This repository contains the code artifacts for A Formal Analysis of SCTP: Attack Synthesis and Patch Verification by Jacob Ginesin, Max von Hippel, Evan Defloor, Cristina Nita-Rotaru, & Michael Tüxen, to appear in USENIX 2024. A preprint of the paper can be found here, and the associated SCTP RFC erratum can be found here.
The repository is organized as follows.
attacker-models/contains our attacker models. There are four: Off-Path, Evil-Server, Replay, and On-Path. The correct inputs for each are given in the paper. The Makefile has a target for each to reproduce the corresponding results in our paper.korg-changes/contains our changes to KORG, detailed in the paper. To install these changes into a pre-existing KORG copy, follow the directions embedded in the Dockerfile.packetdrill-tests/contains the PacketDrill tests we ran to confirm that the Linux and FreeBSD implementations of SCTP did not misinterpret the ambiguous text outlined in the paper.properties/contains our ten LTL correctness properties for SCTP.results/contains copies of all the outputs we get from running our code (per the Makefile). For reproducibility, you can compare these outputs to those you get when you run the code, and they should match.utils/contains a simple utility script we wrote to run the new Replay Attack Synthesis functionality we added to KORG.- Our Dockerfile builds an environment with the attacker models and modified version of KORG in which you can easily run all the targets in the Makefile to automatically reproduce our results. You can also view the Dockerfile as providing documentation on how to do this natively on your laptop (i.e. how to update KORG with our changes, install our attacker models, and run the code).
This code has been tested on Linux Mint and Arch Linux using Intel hardware, and Mac OS using Apple Silicon. The code requires at least 16Gb of RAM in order to run correctly. In addition, you need to install Docker on your machine.
The easiest way to reproduce our results is using the Dockerfile, which you can build like so.
docker build . -t sctpfm
Note that depending on your system, you may have to pull the base image first, like so:
docker pull ubuntu:24.04
Also, you may need to run the Docker commands in sudo.

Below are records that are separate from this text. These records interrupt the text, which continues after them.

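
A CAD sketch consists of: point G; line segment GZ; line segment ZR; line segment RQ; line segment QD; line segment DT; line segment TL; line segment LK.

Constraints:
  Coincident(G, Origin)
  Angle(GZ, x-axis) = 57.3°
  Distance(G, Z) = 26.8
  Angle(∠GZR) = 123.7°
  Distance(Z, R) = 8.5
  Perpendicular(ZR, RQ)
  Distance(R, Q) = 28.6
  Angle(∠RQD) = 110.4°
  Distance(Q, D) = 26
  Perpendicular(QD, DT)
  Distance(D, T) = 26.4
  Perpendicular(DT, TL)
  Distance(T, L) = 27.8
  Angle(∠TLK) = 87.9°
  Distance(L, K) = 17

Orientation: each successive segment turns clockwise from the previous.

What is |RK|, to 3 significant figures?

19.5

DT ⟂ TL, so TL runs at 21.4°; with |TL| = 27.8, L = (15.5, 19.3). ∠TLK = 87.9° gives LK at -70.7° from the x-axis; with |LK| = 17.0, K = (21.1, 3.30). Then |RK| = |K − R| = 19.5.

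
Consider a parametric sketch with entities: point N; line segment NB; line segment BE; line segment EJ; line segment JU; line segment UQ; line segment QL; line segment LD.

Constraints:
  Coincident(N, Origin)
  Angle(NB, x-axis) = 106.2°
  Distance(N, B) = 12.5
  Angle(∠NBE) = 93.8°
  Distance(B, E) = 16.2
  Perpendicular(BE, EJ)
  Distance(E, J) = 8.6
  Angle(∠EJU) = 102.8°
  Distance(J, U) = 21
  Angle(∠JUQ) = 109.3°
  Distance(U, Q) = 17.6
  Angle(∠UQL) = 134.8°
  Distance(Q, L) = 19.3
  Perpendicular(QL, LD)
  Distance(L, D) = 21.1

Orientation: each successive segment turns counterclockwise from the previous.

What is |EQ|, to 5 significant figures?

29.877

N is at the origin; NB runs at 106.2° with length 12.5, so B = (-3.4874, 12.004). ∠NBE = 93.8° gives BE at -167.60° from the x-axis; with |BE| = 16.2, E = (-19.309, 8.5250). BE is perpendicular to EJ, so EJ runs at -77.600°; with |EJ| = 8.6, J = (-17.463, 0.12558). ∠EJU = 102.8° gives JU at -0.40000° from the x-axis; with |JU| = 21.0, U = (3.5367, -0.021029). ∠JUQ = 109.3° gives UQ at 70.300° from the x-axis; with |UQ| = 17.6, Q = (9.4696, 16.549). Then |EQ| = |Q − E| = 29.877.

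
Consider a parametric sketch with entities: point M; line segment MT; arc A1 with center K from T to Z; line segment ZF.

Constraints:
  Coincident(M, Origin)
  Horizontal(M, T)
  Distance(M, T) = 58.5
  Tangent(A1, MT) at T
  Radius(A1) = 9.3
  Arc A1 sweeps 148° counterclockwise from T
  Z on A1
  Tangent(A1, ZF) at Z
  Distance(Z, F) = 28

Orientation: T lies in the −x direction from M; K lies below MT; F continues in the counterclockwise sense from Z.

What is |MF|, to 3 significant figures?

51.0

M is at the origin; MT is horizontal with |MT| = 58.5 and T on the −x side, so T = (-58.5, 0.00). Tangency of A1 to MT means the radius KT is perpendicular to MT, so K = T + (0, -9.3) = (-58.5, -9.30). On A1, T sits at bearing 90° from K; a 148° counterclockwise sweep puts Z at bearing 238°, so Z = K + 9.3·(cos 238°, sin 238°) = (-63.4, -17.2). Tangency of A1 to ZF means the radius KZ is perpendicular to ZF, so ZF runs along (−sin 238°, cos 238°); with |ZF| = 28.0, F = (-39.7, -32.0). Then |MF| = |F − M| = 51.0.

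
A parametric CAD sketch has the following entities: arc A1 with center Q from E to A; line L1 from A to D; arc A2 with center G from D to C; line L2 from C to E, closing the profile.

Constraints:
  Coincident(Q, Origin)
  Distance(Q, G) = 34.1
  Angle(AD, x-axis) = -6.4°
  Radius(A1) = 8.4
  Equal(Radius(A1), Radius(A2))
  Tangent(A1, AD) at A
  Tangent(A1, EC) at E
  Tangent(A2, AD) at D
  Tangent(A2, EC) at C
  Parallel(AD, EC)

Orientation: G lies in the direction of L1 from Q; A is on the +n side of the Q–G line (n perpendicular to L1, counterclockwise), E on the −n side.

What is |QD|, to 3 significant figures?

35.1

Tangency of A1 to both parallel lines with radius 8.4 puts A and E at Q ± 8.4·n: A = (0.936, 8.35), E = (-0.936, -8.35). Equal radii place D and C the same way about G: D = G + 8.4·n = (34.8, 4.55), C = G − 8.4·n = (33.0, -12.1). Then |QD| = |D − Q| = 35.1.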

Once you have the image built, its entrypoint is bash, which you can use to interact with the Makefile.
docker run -it sctpfm
Once you enter the image, you should be able to interact with it directly via bash.
root@511b78f04291:/AttackerSynthesis# ls
analysis demo example.attacks __init__.py LICENSE replayExperiment tests
build Dockerfile Gemfile korg Makefile setup.py
_config.yml docs Gemfile.lock korg.egg-info README.md setup.sh
The Makefile has targets to reproduce each result.
sctpOffPath: Generates the Off-Path attacks for all 10 properties, with and without the patch.sctpEvilServer: Generates the Evil-Server attacks for all 10 properties, with and without the patch.sctpOnPath: Generates the On-path attacks for all 10 properties, with and without the patch.sctpReplay: Generates the Replay attacks for all 10 properties, with and without the patch.
Running all of the targets in the Makefile, inside the Docker image, should reproduce the results saved in the results directory of our artifacts (or produce equivalent outputs). Doing this from start to finish might take 24 hours. Note, the targets cannot be run simultaneously; you must wait until one finishes before running the next. This is for two reasons. First, SPIN creates intermediary files, and if two SPIN instances are run at once in the same folder, one can gobble the files created by the other, leading to crashes or unsound results. And second, model checking involves constructing and storing a large state space in memory, an operation that is inherently difficult and out of the scope of this project to parallelize.
In addition to these four targets, the code artifacts also allow you to analyze the two ambiguities described in the paper. You can generate attacks against the first ambiguity by running:
python3 korg/Korg.py \
--model=demo/SCTP/ambiguity1/SCTP-9260.pml \
--phi=demo/SCTP/ambiguity1/phi.pml \
--Q=demo/SCTP/ambiguity1/Q.pml \
--IO=demo/SCTP/ambiguity1/IO.txt \
--max_attacks=10 \
--with_recovery=true \
--name=ambiguity1 \
--characterize=false
or against the second ambiguity by running:
python3 korg/Korg.py \
--model=demo/SCTP/ambiguity2/SCTP-9260.pml \
--phi=demo/SCTP/ambiguity2/phi.pml \
--Q=demo/SCTP/ambiguity2/Q.pml \
--IO=demo/SCTP/ambiguity2/IO.txt \
--max_attacks=10 \
--with_recovery=true \
--name=ambiguity2 \
--characterize=false
Once you've reproduced all the attacks you can analyze them by looking at the resulting attacker code saved in out inside the Docker image.